In the Figure, a transparent monomeric bc1 complex (abstracted from the chicken mitochondrial complex, 1bcc, appropriately scaled, and viewed down the vertical axis with respect to the membrane plane) is superimposed on the array taken from Fig. 4B of the Jungas et al. paper, and positioned in the widest gap in the array.
- Assuming that this abstracted complex is a good model for the bacterial monomeric complex, the cross-sectional area in the membrane-spanning region of cyt b would barely fit between the outer diffraction map contours, and only if the anchoring helices of ISP and cyt c1 could be accommodated in more open slots, for example the openings of the two opposing "C"s.
- Although the gap might possibly accommodate the bc1 complex monomer, the projection map provides no evidence for such an occupancy, since it shows too little material in the gap.
- It is not clear how the contours derived from optical analysis of negatively stained images relate to protein volume in the membrane, but the models all have the LH1 helices more or less vertical, with a fairly uniform diameter for the resulting cylinder. Presumably there are protein contacts between the elements of the array; if so, the contours underestimate the volume.
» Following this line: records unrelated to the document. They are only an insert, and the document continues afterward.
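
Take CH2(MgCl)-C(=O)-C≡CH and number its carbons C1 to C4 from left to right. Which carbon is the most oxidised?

Tallying each carbon's bonds:
C1: 1C, 2H, 1Mg → 0 − 2 − 1 = -3
C2: 2C, 2O → 0 + 2 = +2
C3: 4C → 0 = 0
C4: 3C, 1H → 0 − 1 = -1
The most oxidised carbon is C2 at +2.

C2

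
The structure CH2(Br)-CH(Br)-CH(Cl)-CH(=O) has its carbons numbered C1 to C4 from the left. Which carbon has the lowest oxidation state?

Tallying each carbon's bonds:
C1: 1C, 2H, 1Br → 0 − 2 + 1 = -1
C2: 2C, 1H, 1Br → 0 − 1 + 1 = 0
C3: 2C, 1H, 1Cl → 0 − 1 + 1 = 0
C4: 1C, 1H, 2O → 0 − 1 + 2 = +1
The most reduced carbon is C1 at -1.

C1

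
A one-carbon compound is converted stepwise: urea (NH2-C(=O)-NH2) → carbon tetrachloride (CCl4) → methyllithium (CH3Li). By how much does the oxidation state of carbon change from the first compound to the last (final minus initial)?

Carbon oxidation states along the series — urea: +4, carbon tetrachloride: +4, methyllithium: -4.
Net change = -4 − (+4) = -8.

-8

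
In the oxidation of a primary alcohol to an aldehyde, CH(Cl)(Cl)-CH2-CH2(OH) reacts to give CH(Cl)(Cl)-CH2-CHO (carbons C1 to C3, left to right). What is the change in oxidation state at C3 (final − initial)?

Before: C3 has 1 bond to C, 2 bonds to H, 1 bond to O → oxidation state -1.
After: C3 has 1 bond to C, 1 bond to H, 2 bonds to O → oxidation state +1.
Δ = +1 − (-1) = +2, so this is an oxidation at C3.

+2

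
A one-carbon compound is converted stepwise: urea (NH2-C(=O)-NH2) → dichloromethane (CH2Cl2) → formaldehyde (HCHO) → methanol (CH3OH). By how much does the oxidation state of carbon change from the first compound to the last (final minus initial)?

-6

Carbon oxidation states along the series — urea: +4, dichloromethane: 0, formaldehyde: 0, methanol: -2.
Net change = -2 − (+4) = -6.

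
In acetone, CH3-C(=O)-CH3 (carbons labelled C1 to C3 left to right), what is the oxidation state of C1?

-3

C1 has one bond to H (-1), one bond to H (-1), one bond to H (-1), one bond to C (0).
Oxidation state = -1 − 1 − 1 + 0 = -3.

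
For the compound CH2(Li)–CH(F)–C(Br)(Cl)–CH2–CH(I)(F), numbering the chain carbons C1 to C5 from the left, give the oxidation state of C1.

-3

Assign +1 per bond to O/N/halogen, −1 per bond to H or an electropositive element, and 0 per bond to carbon.
C1 has one bond to C (0), one bond to H (-1), one bond to H (-1), one bond to Li (-1).
Oxidation state = 0 − 1 − 1 − 1 = -3.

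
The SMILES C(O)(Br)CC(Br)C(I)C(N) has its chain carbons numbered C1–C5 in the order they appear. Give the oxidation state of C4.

Count +1 for every bond to an atom more electronegative than carbon and −1 for every bond to one less electronegative; C–C bonds are 0.
C4 has one bond to C (0), one bond to C (0), one bond to H (-1), one bond to I (+1).
Oxidation state = 0 + 0 − 1 + 1 = 0.

0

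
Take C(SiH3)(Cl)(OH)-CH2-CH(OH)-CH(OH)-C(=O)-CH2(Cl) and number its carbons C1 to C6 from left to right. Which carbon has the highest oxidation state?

C5

Tallying each carbon's bonds:
C1: 1C, 1O, 1Cl, 1Si → 0 + 1 + 1 − 1 = +1
C2: 2C, 2H → 0 − 2 = -2
C3: 2C, 1H, 1O → 0 − 1 + 1 = 0
C4: 2C, 1H, 1O → 0 − 1 + 1 = 0
C5: 2C, 2O → 0 + 2 = +2
C6: 1C, 2H, 1Cl → 0 − 2 + 1 = -1
The most oxidised carbon is C5 at +2.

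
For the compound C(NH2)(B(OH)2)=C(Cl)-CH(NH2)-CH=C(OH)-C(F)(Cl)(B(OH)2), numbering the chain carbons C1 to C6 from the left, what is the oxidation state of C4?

-1

Count +1 for every bond to an atom more electronegative than carbon and −1 for every bond to one less electronegative; C–C bonds are 0.
C4 has one bond to C (0), a double bond to C (2×0 = 0), one bond to H (-1).
Oxidation state = 0 + 0 − 1 = -1.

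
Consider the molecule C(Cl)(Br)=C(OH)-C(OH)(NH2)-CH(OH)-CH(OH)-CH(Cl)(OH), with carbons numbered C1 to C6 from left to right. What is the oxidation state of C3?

+2

Assign +1 per bond to O/N/halogen, −1 per bond to H or an electropositive element, and 0 per bond to carbon.
C3 has one bond to C (0), one bond to C (0), one bond to O (+1), one bond to N (+1).
Oxidation state = 0 + 0 + 1 + 1 = +2.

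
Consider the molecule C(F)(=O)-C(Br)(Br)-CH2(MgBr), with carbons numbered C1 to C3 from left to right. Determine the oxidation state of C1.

Bonds to more-electronegative neighbours contribute +1 each, bonds to H or metals contribute −1 each, and C–C bonds contribute 0.
C1 has one bond to C (0), one bond to F (+1), a double bond to O (2×+1 = +2).
Oxidation state = 0 + 1 + 2 = +3.

+3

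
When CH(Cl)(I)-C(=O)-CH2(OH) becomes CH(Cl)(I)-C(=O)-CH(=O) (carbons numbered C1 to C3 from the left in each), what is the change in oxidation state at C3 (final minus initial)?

+2

Before: C3 has 1 bond to C, 2 bonds to H, 1 bond to O → oxidation state -1.
After: C3 has 1 bond to C, 1 bond to H, 2 bonds to O → oxidation state +1.
Δ = +1 − (-1) = +2, so this is an oxidation at C3.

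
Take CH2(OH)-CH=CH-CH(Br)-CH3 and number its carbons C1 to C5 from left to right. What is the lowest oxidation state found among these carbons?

-3

Each bond to a more electronegative atom (O, N, halogen) counts +1, each bond to a less electronegative atom (H, metal, B, Si) counts −1, and each C–C bond counts 0. Tallying each carbon:
C1: 1C, 2H, 1O → 0 − 2 + 1 = -1
C2: 3C, 1H → 0 − 1 = -1
C3: 3C, 1H → 0 − 1 = -1
C4: 2C, 1H, 1Br → 0 − 1 + 1 = 0
C5: 1C, 3H → 0 − 3 = -3
The lowest value is -3.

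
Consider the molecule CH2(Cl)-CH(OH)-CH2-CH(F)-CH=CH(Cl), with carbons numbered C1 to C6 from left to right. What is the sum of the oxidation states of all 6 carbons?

-4

Tallying each carbon's bonds:
C1: 1C, 2H, 1Cl → 0 − 2 + 1 = -1
C2: 2C, 1H, 1O → 0 − 1 + 1 = 0
C3: 2C, 2H → 0 − 2 = -2
C4: 2C, 1H, 1F → 0 − 1 + 1 = 0
C5: 3C, 1H → 0 − 1 = -1
C6: 2C, 1H, 1Cl → 0 − 1 + 1 = 0
Sum = -1 + 0 − 2 + 0 − 1 + 0 = -4.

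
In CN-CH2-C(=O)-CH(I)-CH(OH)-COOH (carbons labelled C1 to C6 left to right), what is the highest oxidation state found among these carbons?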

- Whatever the orientation, positioning of a bc1 complex monomer as shown in the Fig. would lead to a marked asymmetry with respect to distances between the Qo site, where QH2 is oxidized in cyt b, and each of the reaction center QB sites where QH2 is generated, since one of these would be on the wrong side of the RC/LH1 dimer.
- The kinetics of turnover of the high potential chain following flash activation are the same in pufX- strains (in which the RC/LH1 dimer is not seen) as in wild type. It seems unlikely that the interactions necessary to form a supercomplex would have the same tight association expected if the interface was so dramatically altered.